Domaine royal, le 29 mars 2020
En famille, nous abordons la troisième semaine de confinement, et comme tous les Français, nous nous sommes adaptés et organisés en conséquence. Sur nos cinq enfants, trois étaient déjà scolarisés à la maison. Nous avons récupéré en plus le prince Gaston, l’aîné. Nous restreignons nos déplacements aux premières nécessités, dans les limites de ce que la loi autorise. Autour de nous, de nombreuses personnes ne peuvent se déplacer, et sont souvent seules et sans ressources ; à l’exemple de Ferdinand d’Orléans lors de l’épidémie de choléra de 1832, nous essayons de leur apporter assistance et soutien moral. Ce temps est aussi l’occasion de travailler certains dossiers en suspens, de consacrer du temps aux enfants et à la prière familiale, comme de nous occuper de nos poules. Nous avons aussi suivi l’émouvante intervention du Saint-Père, seul devant la basilique Saint-Pierre pour la bénédiction Urbi et Orbi.
A Dreux, après un moment de flottement où le respect des règles de confinement étaient parfois mal respectées, la loi est désormais mieux appliquée, y compris dans les quartiers dits sensibles. Il existe, comme d’ailleurs dans d’autres parties de notre pays, une bonne concertation entre les représentants de l’État, ceux des collectivités territoriales et les autorités morales qui servent de relais. Dans notre ville où la population âgée est importante, la solidarité s’est bien organisée, grâce à un personnel soignant et des services publics mobilisés. Les Français ont toujours été généreux dans la difficulté.
Il me semble que la France a pris aussi le chemin d’une meilleure adaptation à la crise qui nous touche, prenant conscience de l’importance du respect des règles de prudence pour en finir aussi rapidement que possible avec l’épidémie. Notre gouvernement, après une communication parfois contradictoire sur l’état de la situation et les mesures à appliquer, pris aussi dans certaines polémiques médicales qui ont fait perdre un temps précieux, semble s’être mis en ordre de marche en reprenant à son compte les bonnes pratiques de certains pays. Il lui reste à les appliquer notamment en ce qui concerne le dépistage et la reconstitution des stocks de matériel médical.

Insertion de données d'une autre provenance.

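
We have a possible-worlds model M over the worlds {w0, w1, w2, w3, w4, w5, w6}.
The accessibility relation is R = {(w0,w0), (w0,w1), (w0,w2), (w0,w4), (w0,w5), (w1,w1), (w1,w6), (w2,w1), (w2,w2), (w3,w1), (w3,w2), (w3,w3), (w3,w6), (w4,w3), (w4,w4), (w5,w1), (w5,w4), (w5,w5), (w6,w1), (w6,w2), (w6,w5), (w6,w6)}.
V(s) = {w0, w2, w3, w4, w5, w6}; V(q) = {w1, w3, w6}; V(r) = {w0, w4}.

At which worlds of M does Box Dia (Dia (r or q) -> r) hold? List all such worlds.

Let φ = Box Dia (Dia (r or q) -> r). Evaluate φ at each world:
  w0 (successors {w0, w1, w2, w4, w5}): φ is false.
  w1 (successors {w1, w6}): φ is false.
  w2 (successors {w1, w2}): φ is false.
  w3 (successors {w1, w2, w3, w6}): φ is false.
  w4 (successors {w3, w4}): φ is false.
  w5 (successors {w1, w4, w5}): φ is false.
  w6 (successors {w1, w2, w5, w6}): φ is false.
For instance, at w6:
  At w6: Box Dia (Dia (r or q) -> r) requires Dia (Dia (r or q) -> r) at every successor {w1, w2, w5, w6}.
    Dia (Dia (r or q) -> r) fails at w1, so Box Dia (Dia (r or q) -> r) is false at w6.
      At w1: Dia (Dia (r or q) -> r) requires Dia (r or q) -> r at some successor in {w1, w6}.
        At w1: Dia (r or q) -> r is false.
        At w6: Dia (r or q) -> r is false.
      So Dia (Dia (r or q) -> r) is false at w1.
Satisfying worlds: none.

none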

Même s’il faut rester vigilants sur la restriction des libertés publiques qu’elle a pu engendrer et qu’elle pourrait engendrer dans des situations similaires à venir, cette crise nous révèle à quel point rétablir la confiance du peuple français à l’égard de ses dirigeants sera l’enjeu primordial de la reconstruction. La remise sur pied de notre économie sera aussi, je le pense, au centre des préoccupations de nos dirigeants. Nous devrons nous appuyer sur la défense de notre souveraineté nationale et être capable de mobiliser la solidarité internationale. Et surtout, à l’image de ce que le regretté Uderzo nous a bien appris, le village gaulois que nous sommes, après l’empoignade sur le marché, devra pouvoir se rassembler à nouveau autour du banquet.